View from Finca Valpiedra, September 11, 2007
Tuesday, September 11, 2007
3:30pm
On the road to Cenicero
Lachlan Cox at Finca Valpiedra was admirably accommodating with us today, a big relief as logistics become harder and harder to juggle. I saw an opportunity to have both groups, production and sommelier, coincide at Valpiedra at 12:30 p.m. today, which is all well and good except for that fact I had to ask Cox if we could cut into his time with the sommeliers so that we could pull them out one by one and interview them on Valpiedra’s front patio, with the Ebro River in the foreground and the Sierra de Cantabria in the background.
Speaking of the Sierra, I was pleased to see the mountain range cooperate, giving us the image I most wanted at Valpiedra, that of maritime rain clouds from the Bay of Biscay suspended over the limestone peaks of Rioja’s most dramatic uplift. The clouds were not as dense this time (see photo, top) as they were the last time I was at Valpiedra, in May of 2006 (bottom), but I’ll take it. I can’t explain this phenomenon meteorologically, but the way it illustrates how Rioja’s special topography influences its climate is kinda hard to match.

View from Finca Valpiedra, May 29, 2006
John Barkley took charge of the sommelier interviews as Kelly Bucher and I worked out logistics with Rebeca Gómez (in person) and Ricardo Aguiriano (on the phone).
We were able only to interview Theresa and Juan, and while I was not present for most of both interviews, I have a lot of faith in John.
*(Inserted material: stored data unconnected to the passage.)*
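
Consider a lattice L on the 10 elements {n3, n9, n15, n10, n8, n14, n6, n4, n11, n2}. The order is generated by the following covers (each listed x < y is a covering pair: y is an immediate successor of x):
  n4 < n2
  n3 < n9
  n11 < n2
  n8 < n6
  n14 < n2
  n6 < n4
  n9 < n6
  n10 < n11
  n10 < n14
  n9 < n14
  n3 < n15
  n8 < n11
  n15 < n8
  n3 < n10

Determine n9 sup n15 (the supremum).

Common upper bounds of {n9, n15}: n2, n4, n6.
The least among these is n6.

n6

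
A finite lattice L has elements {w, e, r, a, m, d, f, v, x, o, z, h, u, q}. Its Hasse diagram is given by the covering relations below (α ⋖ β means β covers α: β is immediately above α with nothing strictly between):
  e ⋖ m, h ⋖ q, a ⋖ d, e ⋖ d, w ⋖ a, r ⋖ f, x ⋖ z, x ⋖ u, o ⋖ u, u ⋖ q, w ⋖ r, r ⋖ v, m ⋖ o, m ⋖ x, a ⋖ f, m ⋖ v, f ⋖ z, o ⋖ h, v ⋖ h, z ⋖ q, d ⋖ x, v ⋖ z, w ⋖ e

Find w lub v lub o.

h

Common upper bounds of {w, v, o}: h, q.
The least among these is h.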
Our visit to the Dinastía Vivanco complex immediately after Valpiedra was both frustrating and triumphant: frustrating because, wouldn’t you know it, we were pressed for time and did not have room in our schedule for our planned sit-down meal in the Museum’s restaurant, where I had enjoyed a killer risotto with wild mushrooms and smoked Idiazábal cheese last fall, and had to make do with bocadillos of tortilla española to go.
Triumphant because Rafael Vivanco, the fourth-generation co-executive of Dinastía Vivanco, was charming, eloquent, and great on camera. The Vivanco story–how Rafael’s family went from selling prepared foods door-to-door (”My great-grandmother was a very good salesperson,” he told me) to overseeing one of the country’s most palatial wine estates and what many regard to be the finest wine museum in the world–not only makes for compelling narrative, it’s also in many ways a stand-in for the story of the region itself.
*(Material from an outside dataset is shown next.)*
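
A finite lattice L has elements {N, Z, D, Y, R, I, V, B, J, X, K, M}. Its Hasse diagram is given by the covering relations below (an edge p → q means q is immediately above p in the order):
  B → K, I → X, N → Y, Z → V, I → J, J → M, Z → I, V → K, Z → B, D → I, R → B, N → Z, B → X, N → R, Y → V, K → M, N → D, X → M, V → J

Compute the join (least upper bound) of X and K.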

Chris Fleming and Jon Stamell’s suggestion to place a good amount of emphasis on what María José López de Heredia calls the “great patrimony of Rioja”–the generational continuty here–is definitely paying off.
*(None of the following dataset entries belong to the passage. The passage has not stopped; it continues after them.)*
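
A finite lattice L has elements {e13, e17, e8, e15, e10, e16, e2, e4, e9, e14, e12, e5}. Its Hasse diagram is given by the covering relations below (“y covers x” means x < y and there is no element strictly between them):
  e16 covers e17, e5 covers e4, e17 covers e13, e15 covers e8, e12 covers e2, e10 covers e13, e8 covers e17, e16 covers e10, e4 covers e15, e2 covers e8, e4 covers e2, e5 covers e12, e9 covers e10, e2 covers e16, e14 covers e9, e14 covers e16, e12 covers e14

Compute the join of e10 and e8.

e2

Common upper bounds of {e10, e8}: e12, e2, e4, e5.
The least among these is e2.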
Another plus is that the garden of grape varietals just outside the museum’s front entrance allowed Chad to capture a series of essential images in one fell swoop.
Sr. Vivanco also told me that late this year or early next year the museum will be publishing a book based on “Brindis por el cine” (A Toast to Film), part of the permanent collection that pays homage to images of wine in cinema from all over the world (see my post, “The Marriage of Wine and Cinema”). I suggested to Jon after the interview that we might want to explore the possibility of sometime next year releasing the book in the U.S., perhaps seeing if there is a way to collaborate with the Cervantes Institute/Film Society at Lincoln Center’s annual “Spanish Cinema Now” series at the Walter Reade theater uptown. Happy to report that both Jon and Rafael seemed interested.